There is the potential that a task repetition effect affected the results for the Stress condition. However, the stressor cannot precede the baseline condition. In fact, the pattern of brain activations differed as a function of cortisol reactivity thus supporting the effect of the stress manipulation on the results. The Voice-Whisper contrast may not have adequately isolated laryngeal activity. Whispering also includes laryngeal activity, but is produced with limited vocal fold adduction and no vocal fold vibration. However, interindividual variability in whispering has been recognized and complicates the interpretation of results (Andreatta et al. 2010; Konnai et al. 2017). Further, voice behavioral data were not collected during the MRI session but the accuracy of the tasks was monitored. Future studies should strive to collect acoustic and vocal function data during the MRI session. Finally, functional connectivity analyses will be an important next step to study pathways interconnecting ROIs. BOLD fMRI is inherently limited as the nature of the BOLD signal change in terms of activation or inhibition cannot be distinguished. Coactivation of regions does not equal functional relationships between and among activated regions.

Conclusion

To the best of our knowledge, this is the first study investigating the central neural effects of a public speaking speech preparation stressor on the phonatory control for speech. The study showed that our fMRI stress reactivity and speech protocol was feasible and that pilot data were promising showing that (a) the key impact of stressor exposure on vocal control occurred in areas considered secondary to phonation control, specifically deactivations in the ACC, MCC, insula, putamen, and thalamus, and (b) there are individual differences in stressor-induced brain activations as a function of stress reactivity, as defined by salivary cortisol, with greater cortisol reactivity linked with lower laryngeal motor cortex activity and lower scores on aspects of extraversion. Our preliminary findings are significant, because they illustrate how perturbations of the speech production system may interfere with the voluntary control of phonation via potential limbic-motor interactions.
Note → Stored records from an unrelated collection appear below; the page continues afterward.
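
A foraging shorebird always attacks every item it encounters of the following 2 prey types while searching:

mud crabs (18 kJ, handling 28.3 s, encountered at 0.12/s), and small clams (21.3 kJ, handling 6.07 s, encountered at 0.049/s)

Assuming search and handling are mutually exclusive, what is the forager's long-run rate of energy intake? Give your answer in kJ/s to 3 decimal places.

R = (0.12×18 + 0.049×21.3) / (1 + 0.12×28.3 + 0.049×6.07) = 3.204/4.693 = 0.6826 kJ/s.

0.683 kJ/s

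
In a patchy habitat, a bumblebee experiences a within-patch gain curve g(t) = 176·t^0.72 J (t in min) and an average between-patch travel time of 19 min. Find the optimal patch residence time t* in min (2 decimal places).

48.86 min

Optimal t* satisfies g'(t*) = g(t*)/(T + t*).
g'(t) = 0.72·176·t^-0.28. Setting 0.72·176·t^-0.28 = 176·t^0.72/(19+t) gives 0.72(19+t) = t, so 0.28·t = 0.72×19.
t* = 0.72×19/0.28 = 48.86 min.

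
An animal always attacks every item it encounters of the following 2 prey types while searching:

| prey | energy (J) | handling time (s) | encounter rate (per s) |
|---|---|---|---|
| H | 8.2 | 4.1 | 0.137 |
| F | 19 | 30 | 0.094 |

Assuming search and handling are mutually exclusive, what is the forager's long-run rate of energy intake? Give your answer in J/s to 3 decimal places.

Energy encountered per unit search time: 0.137×8.2 + 0.094×19 = 2.909 J/s.
Handling time per unit search time: 0.137×4.1 + 0.094×30 = 3.382.
Rate = 2.909/(1 + 3.382) = 0.664 J/s.

0.664 J/s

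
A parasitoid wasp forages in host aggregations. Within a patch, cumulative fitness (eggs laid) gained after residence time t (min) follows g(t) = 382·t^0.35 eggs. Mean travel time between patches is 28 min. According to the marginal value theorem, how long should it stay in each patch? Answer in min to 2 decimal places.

15.08 min

By the marginal value theorem, leave when the instantaneous gain rate g'(t) equals the habitat-wide average g(t)/(T + t).
g'(t) = 0.35·382·t^-0.65. Setting 0.35·382·t^-0.65 = 382·t^0.35/(28+t) gives 0.35(28+t) = t, so 0.65·t = 0.35×28.
t* = 0.35×28/0.65 = 15.08 min.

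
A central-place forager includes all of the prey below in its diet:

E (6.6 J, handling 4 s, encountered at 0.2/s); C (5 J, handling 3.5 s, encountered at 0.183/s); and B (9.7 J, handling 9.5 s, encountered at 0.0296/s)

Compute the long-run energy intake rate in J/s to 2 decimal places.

0.93 J/s

Energy encountered per unit search time: 0.2×6.6 + 0.183×5 + 0.0296×9.7 = 2.522 J/s.
Handling time per unit search time: 0.2×4 + 0.183×3.5 + 0.0296×9.5 = 1.722.
Rate = 2.522/(1 + 1.722) = 0.9267 J/s.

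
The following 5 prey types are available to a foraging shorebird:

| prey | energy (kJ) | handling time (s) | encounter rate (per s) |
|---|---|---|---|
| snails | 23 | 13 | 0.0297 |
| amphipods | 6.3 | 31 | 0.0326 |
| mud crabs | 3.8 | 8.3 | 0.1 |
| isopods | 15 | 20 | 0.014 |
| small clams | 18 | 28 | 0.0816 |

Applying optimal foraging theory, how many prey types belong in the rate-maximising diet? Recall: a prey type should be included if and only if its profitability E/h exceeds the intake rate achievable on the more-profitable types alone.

Profitabilities (E/h, kJ/s): snails 1.77, isopods 0.75, small clams 0.643, mud crabs 0.458, amphipods 0.203. Add prey in this order while the next type's profitability exceeds the intake rate on those already taken.
Rate on top 1: 0.4928. isopods: 0.75 > 0.4928 → include.
Rate on top 2: 0.536. small clams: 0.643 > 0.536 → include.
Rate on top 3: 0.5978. mud crabs: 0.458 < 0.5978 → exclude; stop.
Optimal diet: snails, isopods, small clams — 3 of 5 types.

3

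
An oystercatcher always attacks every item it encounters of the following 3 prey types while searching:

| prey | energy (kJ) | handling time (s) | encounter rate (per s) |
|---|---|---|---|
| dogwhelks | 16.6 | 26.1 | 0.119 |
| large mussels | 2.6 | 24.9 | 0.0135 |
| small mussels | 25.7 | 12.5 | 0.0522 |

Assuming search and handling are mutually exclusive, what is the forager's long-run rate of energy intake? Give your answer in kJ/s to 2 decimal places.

0.66 kJ/s

R = (0.119×16.6 + 0.0135×2.6 + 0.0522×25.7) / (1 + 0.119×26.1 + 0.0135×24.9 + 0.0522×12.5) = 3.352/5.095 = 0.658 kJ/s.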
The individual differences lend preliminary support to key aspects of the Trait Theory of Voice Disorders that the limbic system modulates sensorimotor function underlying vocal control differently in those who are more reactive to novelty and threat. However, a link to heightened peripheral laryngeal muscle tension must be studied further. Our data lay the groundwork for future hypothesis-driven research on the effects of stress on voice production in individuals with and without voice disorders such as muscle tension dysphonia. The current findings are critical to interpret disordered processes underlying the central control of voice and psychobiological measures (cortisol, fear, personality). Laryngeal function indices provide important confirmatory correlates to our imaging data.